Matt looked at him curiously. "Why?" "Because a cat likes to torment its prey before it kills it."

"I'm sorry I asked."

Bishop shook his head. "It won't be physical torture, not at first. From what I know of Vasek, he'll want to talk, brag about what he was able to do, probably try to show himself off as a better match for Cassie. Plus, it should throw him off stride to have a male victim. Ryan can work that to his advantage if he's smart enough to use it."

Matt hoped his friend was smart enough.

When Cassie came back into the living room a few minutes later, she was calm again. And if the two men noticed that her eyes were red-rimmed, neither commented.

"Where's that deputy?" she demanded of Matt.

"Another five minutes, Cassie. Be patient."

"I can't be patient."

"Try. And when the boots are here, assuming they work for you, what do you mean to do? If Vasek is as strong as you claim, how the hell can you get into his mind without his knowing?"

"I will, that's all." Her voice was flat. "I just will."

Matt might have continued to object, but the phone rang just then and he went quickly to answer it. "I told everybody to shut off the walkie-talkies. The damn things can be heard for miles," he muttered in an explanation nobody asked for.

He said hello, then "yeah" a couple of times. Cassie watched him and without even trying caught a few flashes of a narrow dirt road and an old house in the distance. A knock on the door distracted her, and by the time Bishop answered it and brought one of Matt's deputies into the living room, the sheriff was hanging up the phone.

"They've found the place," she said to Matt.

"Maybe." He was more grim than hopeful. "The tire tracks match, and they lead to what's supposed to be a deserted house. It would help if we could have verification."

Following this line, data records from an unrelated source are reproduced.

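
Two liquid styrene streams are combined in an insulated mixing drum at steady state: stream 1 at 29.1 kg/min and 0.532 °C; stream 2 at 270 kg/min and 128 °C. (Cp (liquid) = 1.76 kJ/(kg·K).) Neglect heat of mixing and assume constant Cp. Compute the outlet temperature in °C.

T_out = 116 °C

No heat crosses the boundary, so H_out = H_in.
Σ ṁᵢCp,ᵢTᵢ = 29.1×1.76×0.532 + 270×1.76×128 = 60853
Σ ṁᵢCp,ᵢ = 29.1×1.76 + 270×1.76 = 526.42
T_out = 60853 / 526.42 = 115.6 °C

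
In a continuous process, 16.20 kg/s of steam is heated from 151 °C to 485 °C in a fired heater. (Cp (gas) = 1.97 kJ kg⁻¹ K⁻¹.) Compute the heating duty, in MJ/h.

Q = 38400 MJ/h

Q = ṁ·Cp·ΔT = 16.20 × 1.97 × (485 − 151) = 10659 kJ/s
Heating duty = 38373 MJ/h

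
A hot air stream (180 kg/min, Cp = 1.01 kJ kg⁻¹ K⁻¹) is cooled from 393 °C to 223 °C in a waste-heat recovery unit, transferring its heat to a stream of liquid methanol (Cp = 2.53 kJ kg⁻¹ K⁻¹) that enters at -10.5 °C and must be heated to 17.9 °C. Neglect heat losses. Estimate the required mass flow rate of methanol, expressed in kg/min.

ṁ_c = 430 kg/min

Heat released by hot stream: Q = 180 × 1.01 × (393 − 223) = 30906 kJ/min
Energy balance on cold side (adiabatic exchanger): Q = ṁ_c·Cp_c·(T_c,out − T_c,in)
ṁ_c = 30906 / [2.53 × (17.9 − -10.5)] = 430.13 kg/min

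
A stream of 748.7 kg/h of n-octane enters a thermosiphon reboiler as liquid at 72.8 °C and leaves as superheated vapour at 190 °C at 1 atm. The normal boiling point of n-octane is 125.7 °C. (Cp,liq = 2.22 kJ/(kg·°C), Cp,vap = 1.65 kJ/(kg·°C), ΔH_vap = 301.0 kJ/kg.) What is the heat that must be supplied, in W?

liquid 72.8→125.7 °C: 117.44 kJ/kg
vaporisation at 125.7 °C: 301 kJ/kg
vapour 125.7→190 °C: 106.09 kJ/kg
Δh = 117.44 + 301 + 106.09 = 524.53 kJ/kg
Q = ṁ·Δh = 748.7 kg/h × 524.53 kJ/kg = 392720 kJ/h
|Q| = 109.09 kW = 109090 W

Q = 109000 W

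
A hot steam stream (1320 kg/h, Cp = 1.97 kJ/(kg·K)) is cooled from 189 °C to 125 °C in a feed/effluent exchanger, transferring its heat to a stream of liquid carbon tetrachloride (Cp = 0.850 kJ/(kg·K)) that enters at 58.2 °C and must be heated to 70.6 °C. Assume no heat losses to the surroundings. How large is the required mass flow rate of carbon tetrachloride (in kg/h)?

Heat released by hot stream: Q = 1320 × 1.97 × (189 − 125) = 166430 kJ/h
Energy balance on cold side (adiabatic exchanger): Q = ṁ_c·Cp_c·(T_c,out − T_c,in)
ṁ_c = 166430 / [0.850 × (70.6 − 58.2)] = 15790 kg/h

ṁ_c = 15800 kg/h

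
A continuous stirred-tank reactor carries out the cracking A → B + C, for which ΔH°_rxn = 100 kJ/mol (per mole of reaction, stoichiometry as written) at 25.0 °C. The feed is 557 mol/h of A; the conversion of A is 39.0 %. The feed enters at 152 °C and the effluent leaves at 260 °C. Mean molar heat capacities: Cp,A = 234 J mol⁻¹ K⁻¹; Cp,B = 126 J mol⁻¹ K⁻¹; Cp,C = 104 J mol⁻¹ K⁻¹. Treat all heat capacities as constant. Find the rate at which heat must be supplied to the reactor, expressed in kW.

Extent of reaction ξ = 0.390 × 557 = 217.23 mol/h
Reaction term: ξ·ΔH°_rxn = 217.23 × 100 = 21723 kJ/h
Sensible, feed 152→25 °C: -16553 kJ/h
Outlet flows (mol/h): A 339.77, B 217.23, C 217.23
Sensible, products 25→260 °C: 30425 kJ/h
Q = ΔH = 35595 kJ/h = 9.8876 kW
Heat supplied = 9.8876 kW

Q_in = 9.89 kW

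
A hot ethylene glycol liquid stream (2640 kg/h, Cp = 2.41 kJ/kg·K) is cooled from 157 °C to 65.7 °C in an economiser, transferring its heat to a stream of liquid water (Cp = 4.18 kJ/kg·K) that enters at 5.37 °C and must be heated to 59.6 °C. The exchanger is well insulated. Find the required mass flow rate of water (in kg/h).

ṁ_c = 2560 kg/h

Heat released by hot stream: Q = 2640 × 2.41 × (157 − 65.7) = 580890 kJ/h
Energy balance on cold side (adiabatic exchanger): Q = ṁ_c·Cp_c·(T_c,out − T_c,in)
ṁ_c = 580890 / [4.18 × (59.6 − 5.37)] = 2562.6 kg/h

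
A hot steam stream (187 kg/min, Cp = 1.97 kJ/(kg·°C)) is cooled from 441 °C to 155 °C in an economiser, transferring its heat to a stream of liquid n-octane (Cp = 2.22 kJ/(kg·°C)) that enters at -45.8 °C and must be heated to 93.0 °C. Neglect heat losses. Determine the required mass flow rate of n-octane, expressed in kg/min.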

Cassie took the pair of gleaming snakeskin boots from the young deputy, who looked bewildered but gave them up without a protest.

Matt said to him, "Stand there in the doorway and keep your mouth shut, Danny."

"Yes, sir."

Cassie sat down on the sofa, holding the boots in her hands and staring at them.

Remembering what Ben usually did, Matt asked, "Will you need a lifeline?"

"Not for this. I just want to see if I can…" She closed her eyes and after a moment murmured, "I can get in. There's one part of his mind he's not guarding, the part that used to be connected to Mike Shaw. It isn't a large doorway, but it's there. And it's big enough."

"Can you tell me where he is, what he's doing?" Matt asked.

She frowned slightly, then started and opened her eyes. "He almost caught me. He's quick. Very quick." She chewed on her bottom lip as she set the boots on the coffee table. Her voice was steady when she said, "I wasn't deep enough to see through his eyes. But for an instant he thought about where he was, and I saw the same house I saw in your mind, Matt."

"I was afraid of that. The house is very isolated, Cassie, practically out in the middle of a field," the sheriff said. "No cover at all." His brooding gaze shifted to Bishop. "If Vasek sees us coming, he could hold us off indefinitely. With Ben as his hostage. And if he's armed – "

"He usually is," Bishop said.

"Shit. I just don't see how we can catch him by surprise. If we go in in force, he'll easily see us coming, and have plenty of time to – "

Cassie lifted a hand to cut him off, unwilling to hear possibilities. She got to her feet and went to stand by the fireplace, already feeling cold. "He won't see you coming. I'll distract him."

"How?" Bishop demanded.

She looked at the agent. "I'll give him something else to think about. Me."

"So," Ben said, "your only way of dealing with a rival is to cut his throat, huh?"

"Not my only way. Just the best way. You have to be out of Cassie's life."

"And then she'll tumble into your arms? I don't think so."

"She will come to me quite willingly, Judge," the madman said. "Once I take care of you. Once she learns the lesson."

"The lesson being?"

"That she belongs to me. That I will not tolerate anyone else in her life. Not a lover, certainly. And if, once you're gone, she still fails to understand and I have to kill two or three of the people she considers friends, well, I'm sure that will get the point across." His smile widened. "Don't you agree?"